CB2 receptor modulation ([35S]GTPγS, cAMP, and β-arrestin) by MH was measured in hCB2-transfected CHO-K1 cells and native conditions (HL60 cells and mouse spleen). The COX-2 SSI was investigated in RAW264.7 cells and in Swiss albino mice by targeted metabolomics using LC-MS/MS.
MH is a CB2 receptor agonist and a potent COX-2 SSI. It induced partial agonism in both the [35S]GTPγS binding and β-arrestin recruitment assays while being a full agonist in the cAMP pathway. MH selectively inhibited PGE2 glycerol ester formation (over PGE2) in RAW264.7 cells and significantly increased the levels of 2-AG in mouse brain in a dose-dependent manner (3 to 20 mg kg(-1)) without affecting other metabolites. After 7 h from intraperitoneal (i.p.) injection, MH was quantified in significant amounts in the brain (corresponding to 200 to 300 nM).

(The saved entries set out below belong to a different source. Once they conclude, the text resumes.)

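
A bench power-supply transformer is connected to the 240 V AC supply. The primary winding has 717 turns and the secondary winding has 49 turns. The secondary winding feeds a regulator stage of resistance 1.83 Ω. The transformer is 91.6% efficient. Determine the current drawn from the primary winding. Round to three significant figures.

V_s = 240 × 49/717 = 16.402 V.
I_s = V_s/R = 16.402/1.83 = 8.9627 A.
P_out = V_s I_s = 16.402 × 8.9627 = 147.00 W.
P_in = P_out/η = 147.00/0.916 = 160.48 W.
I_p = P_in/V_p = 160.48/240 = 0.669 A.

I_p ≈ 0.669 A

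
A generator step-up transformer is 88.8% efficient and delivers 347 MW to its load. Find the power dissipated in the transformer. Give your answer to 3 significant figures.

P_loss ≈ 4.38×10^7 W

P_in = P_out/η = 3.47×10^8/0.888 = 3.90766×10^8 W.
P_loss = P_in − P_out = 3.90766×10^8 − 3.47×10^8 = 4.38×10^7 W.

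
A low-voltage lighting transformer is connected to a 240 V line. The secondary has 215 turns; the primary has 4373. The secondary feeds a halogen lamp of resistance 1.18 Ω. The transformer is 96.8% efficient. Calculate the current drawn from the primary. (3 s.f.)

I_p ≈ 0.508 A

V_s = 240 × 215/4373 = 11.800 V.
I_s = V_s/R = 11.800/1.18 = 9.9997 A.
P_out = V_s I_s = 11.800 × 9.9997 = 117.99 W.
P_in = P_out/η = 117.99/0.968 = 121.89 W.
I_p = P_in/V_p = 121.89/240 = 0.508 A.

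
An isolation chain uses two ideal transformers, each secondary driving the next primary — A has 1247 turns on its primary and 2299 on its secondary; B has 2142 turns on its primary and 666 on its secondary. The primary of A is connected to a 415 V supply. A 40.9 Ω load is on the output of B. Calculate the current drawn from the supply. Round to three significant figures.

I_supply ≈ 3.33 A

Secondary of A: V = 415.00 × 2299/1247 = 765.10 V.
Secondary of B: V = 765.10 × 666/2142 = 237.89 V.
I_load = 237.89/40.9 = 5.8164 A, so P_out = 237.89 × 5.8164 = 1383.7 W.
All ideal ⇒ P_in = P_out, so I_supply = 1383.7/415 = 3.33 A.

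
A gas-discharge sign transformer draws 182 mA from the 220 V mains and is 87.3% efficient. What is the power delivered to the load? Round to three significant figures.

P_out ≈ 35.0 W

P_in = V_p I_p = 220 × 0.182 = 40.040 W.
P_out = η P_in = 0.873 × 40.040 = 35.0 W.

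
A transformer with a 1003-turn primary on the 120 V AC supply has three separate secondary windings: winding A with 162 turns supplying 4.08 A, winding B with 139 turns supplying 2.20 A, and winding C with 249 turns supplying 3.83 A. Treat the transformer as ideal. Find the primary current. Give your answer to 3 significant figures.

V_A = 120 × 162/1003 = 19.382 V; V_B = 120 × 139/1003 = 16.630 V; V_C = 120 × 249/1003 = 29.791 V.
P_out = V_A I_A + V_B I_B + V_C I_C = 19.382×4.08 + 16.630×2.20 + 29.791×3.83 = 79.078 + 36.586 + 114.10 = 229.76 W.
Ideal ⇒ P_in = P_out, so I_p = P_out/V_p = 229.76/120 = 1.91 A.

I_p ≈ 1.91 A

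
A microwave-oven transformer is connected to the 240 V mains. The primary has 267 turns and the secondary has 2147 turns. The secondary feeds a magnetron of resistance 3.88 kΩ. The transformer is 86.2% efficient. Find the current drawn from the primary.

I_p ≈ 4.64 A

V_s = 240 × 2147/267 = 1929.9 V.
I_s = V_s/R = 1929.9/3880 = 0.49739 A.
P_out = V_s I_s = 1929.9 × 0.49739 = 959.91 W.
P_in = P_out/η = 959.91/0.862 = 1113.6 W.
I_p = P_in/V_p = 1113.6/240 = 4.64 A.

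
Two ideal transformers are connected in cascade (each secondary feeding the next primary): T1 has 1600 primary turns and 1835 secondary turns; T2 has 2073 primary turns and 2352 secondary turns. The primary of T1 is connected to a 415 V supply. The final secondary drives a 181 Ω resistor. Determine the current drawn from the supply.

I_supply ≈ 3.88 A

Secondary of T1: V = 415.00 × 1835/1600 = 475.95 V.
Secondary of T2: V = 475.95 × 2352/2073 = 540.01 V.
I_load = 540.01/181 = 2.9835 A, so P_out = 540.01 × 2.9835 = 1611.1 W.
All ideal ⇒ P_in = P_out, so I_supply = 1611.1/415 = 3.88 A.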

LC-MS/MS quantification shows that MH is bioavailable to the brain and under condition of inflammation exerts significant indirect effects on 2-AG levels. The biphenyl scaffold might serve as valuable source of dual CB2 receptor modulators and COX-2 SSIs as demonstrated by additional MH analogs that show similar effects. The combination of CB2 agonism and COX-2 SSI offers a yet unexplored polypharmacology with expected synergistic effects in neuroinflammatory diseases, thus providing a rationale for the diverse neuroprotective effects reported for MH in animal models.